We do not so read the Constitution….To say that the Congress may withdraw or ignore that pledge is to assume that the Constitution contemplates a vain promise; a pledge having no other sanction than the pleasure and convenience of the pledgor. This Court has given no sanction to such a conception of the obligations of our government.
The Fourteenth Amendment, in its fourth section, explicitly declares: ‘The validity of the public debt of the United States, authorized by law, * * * shall not be questioned.’ While this provision was undoubtedly inspired by the desire to put beyond question the obligations of the government issued during the Civil War, its language indicates a broader connotation. We regard it as confirmatory of a fundamental principle which applies as well to the government bonds in question, and to others duly authorized by the Congress, as to those issued before the amendment was adopted. Nor can we perceive any reason for not considering the expression ‘the validity of the public debt’ as embracing whatever concerns the integrity of the public obligations.”
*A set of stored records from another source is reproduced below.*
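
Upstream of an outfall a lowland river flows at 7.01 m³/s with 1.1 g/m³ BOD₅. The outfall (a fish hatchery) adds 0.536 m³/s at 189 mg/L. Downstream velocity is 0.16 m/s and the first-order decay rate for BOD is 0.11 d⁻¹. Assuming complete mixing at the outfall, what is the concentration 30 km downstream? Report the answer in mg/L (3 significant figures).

11.4 mg/L

After complete mixing, C₀ = (0.536·189 + 7.01·1.1) / 7.546 = 14.45 mg/L.
Travel time t = 3e+04 m / 0.16 m/s = 1.875e+05 s = 2.17 d.
C = 14.45·exp(−0.11·2.17) = 14.45·0.7876 = 11.38 mg/L.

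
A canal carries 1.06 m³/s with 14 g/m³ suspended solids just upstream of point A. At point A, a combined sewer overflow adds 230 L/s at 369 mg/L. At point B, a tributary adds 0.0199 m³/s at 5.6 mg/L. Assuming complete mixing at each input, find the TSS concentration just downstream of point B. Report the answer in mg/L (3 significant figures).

230 L/s = 0.23 m³/s.
After input A: C = (1.06·14 + 0.23·369) / 1.29 = 77.29 mg/L.
After input B: C = (1.29·77.29 + 0.0199·5.6) / 1.31 = 76.21 mg/L.

76.2 mg/L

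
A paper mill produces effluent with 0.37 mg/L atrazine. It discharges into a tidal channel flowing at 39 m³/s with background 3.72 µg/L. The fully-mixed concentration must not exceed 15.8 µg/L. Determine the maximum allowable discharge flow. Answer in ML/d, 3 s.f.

115 ML/d

3.72 µg/L = 0.00372 mg/L.
15.8 µg/L = 0.0158 mg/L.
Mass balance at complete mixing: C_std·(Q_w + Q_r) = Q_w·C_e + Q_r·C_b.
Rearranging, Q_w = Q_r·(C_std − C_b)/(C_e − C_std) = 39·(0.0158 − 0.00372) / (0.37 − 0.0158) = 1.33 m³/s.
= 114.9 ML/d.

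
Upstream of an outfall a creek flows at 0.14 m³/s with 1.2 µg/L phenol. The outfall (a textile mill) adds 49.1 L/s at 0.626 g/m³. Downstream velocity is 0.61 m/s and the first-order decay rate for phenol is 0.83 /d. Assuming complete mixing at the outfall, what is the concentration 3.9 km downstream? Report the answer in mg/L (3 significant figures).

49.1 L/s = 0.0491 m³/s.
1.2 µg/L = 0.0012 mg/L.
After complete mixing, C₀ = (0.0491·0.626 + 0.14·0.0012) / 0.1891 = 0.1634 mg/L.
Travel time t = 3900 m / 0.61 m/s = 6393 s = 0.074 d.
C = 0.1634·exp(−0.83·0.074) = 0.1634·0.9404 = 0.1537 mg/L.

0.154 mg/L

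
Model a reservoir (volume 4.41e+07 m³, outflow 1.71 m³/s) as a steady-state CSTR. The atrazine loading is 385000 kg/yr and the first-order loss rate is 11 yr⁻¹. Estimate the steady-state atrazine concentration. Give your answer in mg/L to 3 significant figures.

Outflow Q = 1.71 m³/s × 3.156e+07 s/yr = 5.396e+07 m³/yr.
Steady-state CSTR mass balance: W = Q·C + k·V·C, so C = W/(Q + kV).
Q + kV = 5.396e+07 + 11·4.41e+07 = 5.391e+08 m³/yr.
C = 385000/5.391e+08 = 0.0007142 kg/m³ = 0.7142 mg/L.

0.714 mg/L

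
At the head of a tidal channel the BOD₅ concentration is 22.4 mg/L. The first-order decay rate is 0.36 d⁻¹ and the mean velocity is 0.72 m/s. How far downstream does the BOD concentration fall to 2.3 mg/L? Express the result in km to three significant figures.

393 km

From C = C₀·e^(−kt), t = ln(C₀/C)/k = ln(22.4/2.3)/0.36 = 2.276/0.36 = 6.323 d.
Distance = v·t = 0.72 m/s × 5.463e+05 s = 3.933e+05 m = 393.3 km.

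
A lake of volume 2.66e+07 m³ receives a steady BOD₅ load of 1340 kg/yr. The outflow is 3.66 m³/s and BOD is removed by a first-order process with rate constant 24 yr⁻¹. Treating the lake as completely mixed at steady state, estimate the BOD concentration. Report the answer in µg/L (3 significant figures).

Outflow Q = 3.66 m³/s × 3.156e+07 s/yr = 1.155e+08 m³/yr.
Steady-state CSTR mass balance: W = Q·C + k·V·C, so C = W/(Q + kV).
Q + kV = 1.155e+08 + 24·2.66e+07 = 7.539e+08 m³/yr.
C = 1340/7.539e+08 = 1.777e-06 kg/m³ = 0.001777 mg/L = 1.777 µg/L.

1.78 µg/L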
The office of the President as “Chief Executive” is empowered by the Constitution that “he shall take Care that the Laws be faithfully executed”.
He is also Constitutionally bound by his oath of office:
“I do solemnly swear (or affirm) that I will faithfully execute the Office of President of the United States, and will to the best of my Ability, preserve, protect and defend the Constitution of the United States.”
This creates a slippery slope for any President. In other words he has no choice in acting per the Constitution lest he violate his oath and for that could be subject to impeachment.
A secondary argument, slightly less compelling, is that in his job as Commander in Chief to protect the nation against any threats could be cited here. A default that plunges the nation into another recession and costs the taxpayers hundreds of billions in additional Federal interest payments and billions more in higher credit card, mortgage and consumer loans threatens the nation as much as any war or attack does. Not acting would weaken the nation considerably and his failure to protect the nation from this sort of “attack” would also be seen as a failure to fulfill his oath.
So the 14th/PERRY V. UNITED STATES makes it clear on the debt’s validity and the fact that it cannot be abrogated in anyway that diminishes the full faith and credit of the nation and its trust with any one owed money via a statute approved by Congress, be it your mom on SS, a cleaning contractor for a federal building or foreign nations holding bonds. All are equally valid and must be honored.
So no action by Congress is illegal and the Debt Ceiling law in any dispute is trumped by the Constitution. In “Perry” Chief Justice Hughes wrote the majority opinion: “We do not so read the Constitution…the Congress has not been vested with authority to alter or destroy those obligations.”
Altering those obligations means that the terms of meeting them cannot be changed in anyway so even a default of a few days or a program to pay bills in some order with revenues is not allowed. So inaction that allows any sort of modification is out of the question as well.
If Obama does not act to avert the crisis if negotiations fail that is a more compelling reason to Impeach than trying to claim that he exceeds his Constitutional power in resolving the crisis using the 14th.